The exterior of the Casa Taller José Clemente Orozco
La Buena Vida, by José Clemente Orozco.
José Clemente Orozco, one of the “Tres Grandes” of Mexican muralists (along with Diego Rivera and David Alfaro Siqueiros), is one of Guadalajara’s most famous sons and unlike another one, the architect Luis Barragán, many of Orozco’s most important works are in the city (at the Hospicio Cabanas, the University of Guadalajara, and other buildings). It may come as a surprise, then, that there is no museum dedicated to the painter and his works in his hometown. You might think, given its name, that the Casa Taller José Clemente Orozco would be it, but the house and studio was only used briefly by Orozco on visits to Guadalajara in the last three years of his life.
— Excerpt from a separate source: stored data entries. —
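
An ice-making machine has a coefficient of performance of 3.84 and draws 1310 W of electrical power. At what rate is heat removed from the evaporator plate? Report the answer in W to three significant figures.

5030 W

Q̇_C = COP × Ẇ = 3.84 × 1310 = 5030 W.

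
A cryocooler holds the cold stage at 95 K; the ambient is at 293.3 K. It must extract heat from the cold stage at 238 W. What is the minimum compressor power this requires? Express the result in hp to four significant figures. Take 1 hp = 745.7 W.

The reservoir spacing is ΔT = 293.3 − 95 = 198.3 K.
COP_Carnot = T_C/ΔT = 95.00/198.3 = 0.4791.
Ẇ_min = Q̇/COP_Carnot = 238.0/0.4791 = 496.8 W = 0.6662 hp.

0.6662 hp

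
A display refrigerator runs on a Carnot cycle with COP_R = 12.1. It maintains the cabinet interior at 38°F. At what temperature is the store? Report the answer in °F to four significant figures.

79.13 °F

COP_R = T_C/(T_H − T_C) gives T_H − T_C = T_C/COP.
With T_C = 276.48 K, T_H = 276.48 × (1 + 1/12.1) = 299.33 K.
Converting, 299.33 K = 79.13°F.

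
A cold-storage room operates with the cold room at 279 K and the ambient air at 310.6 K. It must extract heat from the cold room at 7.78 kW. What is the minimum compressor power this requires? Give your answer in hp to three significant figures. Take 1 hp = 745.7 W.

The reservoir spacing is ΔT = 310.6 − 279 = 31.60 K.
COP_Carnot = T_C/ΔT = 279.00/31.60 = 8.829.
Ẇ_min = Q̇/COP_Carnot = 7.780/8.829 = 0.8812 kW = 1.182 hp.

1.18 hp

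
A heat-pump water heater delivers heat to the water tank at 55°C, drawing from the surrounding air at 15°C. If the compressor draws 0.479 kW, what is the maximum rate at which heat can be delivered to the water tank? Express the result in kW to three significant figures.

3.93 kW

In absolute terms T_C = 288.15 K and T_H = 328.15 K, so ΔT = 40.00 K.
COP_Carnot = T_H/ΔT = 328.15/40.00 = 8.204.
Q̇_max = COP_Carnot × Ẇ = 8.204 × 0.4790 kW = 3.930 kW.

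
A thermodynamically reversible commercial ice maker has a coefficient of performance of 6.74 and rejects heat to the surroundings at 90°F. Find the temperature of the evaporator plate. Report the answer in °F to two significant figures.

For a Carnot refrigerator COP_R = T_C/(T_H − T_C), so T_C = COP·T_H/(1 + COP).
With T_H = 305.37 K, T_C = 6.74 × 305.37/7.740 = 265.92 K.
Converting, 265.92 K = 18.98°F.

19 °F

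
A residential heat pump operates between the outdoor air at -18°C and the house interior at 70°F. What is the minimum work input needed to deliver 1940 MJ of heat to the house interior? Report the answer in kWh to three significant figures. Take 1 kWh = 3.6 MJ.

In absolute terms T_C = 255.15 K and T_H = 294.26 K, so ΔT = 39.11 K.
The reversible limit is COP_HP = T_H/ΔT = 7.524, so W_min = Q_H/COP = Q_H·ΔT/T_H.
W_min = 1940 × 39.11/294.26 = 257.9 MJ = 71.63 kWh.

71.6 kWh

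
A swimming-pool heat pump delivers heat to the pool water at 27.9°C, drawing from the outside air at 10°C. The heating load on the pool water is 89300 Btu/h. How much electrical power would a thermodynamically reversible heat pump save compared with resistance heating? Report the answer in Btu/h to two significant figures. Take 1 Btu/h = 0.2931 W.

In absolute terms T_C = 283.15 K and T_H = 301.05 K, so ΔT = 17.90 K.
COP_Carnot = T_H/ΔT = 301.05/17.90 = 16.82.
Resistance heating needs Ẇ_res = Q̇_H = 89300 Btu/h; the reversible heat pump needs only Ẇ_hp = Q̇_H/COP = 5310 Btu/h.
Saving = 89300 − 5310 = 83990 Btu/h.

84000 Btu/h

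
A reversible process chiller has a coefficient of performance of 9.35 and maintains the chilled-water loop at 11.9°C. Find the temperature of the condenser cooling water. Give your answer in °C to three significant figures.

COP_R = T_C/(T_H − T_C) gives T_H − T_C = T_C/COP.
With T_C = 285.05 K, T_H = 285.05 × (1 + 1/9.35) = 315.54 K.
Converting, 315.54 K = 42.39°C.

42.4 °C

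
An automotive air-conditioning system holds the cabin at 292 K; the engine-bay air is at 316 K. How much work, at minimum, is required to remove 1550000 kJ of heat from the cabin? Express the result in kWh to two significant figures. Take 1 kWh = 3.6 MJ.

The reservoir spacing is ΔT = 316 − 292 = 24.00 K.
The reversible limit is COP_R = T_C/ΔT = 12.17, so W_min = Q_C/COP = Q_C·ΔT/T_C.
W_min = 1550000 × 24.00/292.00 = 127400 kJ = 35.39 kWh.

35 kWh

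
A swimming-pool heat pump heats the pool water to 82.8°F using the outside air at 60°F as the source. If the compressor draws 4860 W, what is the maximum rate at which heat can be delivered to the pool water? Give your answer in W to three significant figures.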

After his death, in 1951, his widow decided to turn it into a cultural center. There is only one work by Orozco on display in the building (La Buena Vida). Painted for the exclusive Turf Club, it shows a scene of festive debauchery, complete with scantily clad female dancers. Except for some perhaps veiled criticism, it shares little in common with Orozco’s more typical scenes of revolution. While the Casa Taller is not the place to go to learn about Orozco or see his works, it should be on your list if you want to see current works by contemporary Mexican and international artists. Its galleries regularly house temporary installations and shows by current artists following in Orozco’s footsteps by creating challenging socially engaged works. Admission is free.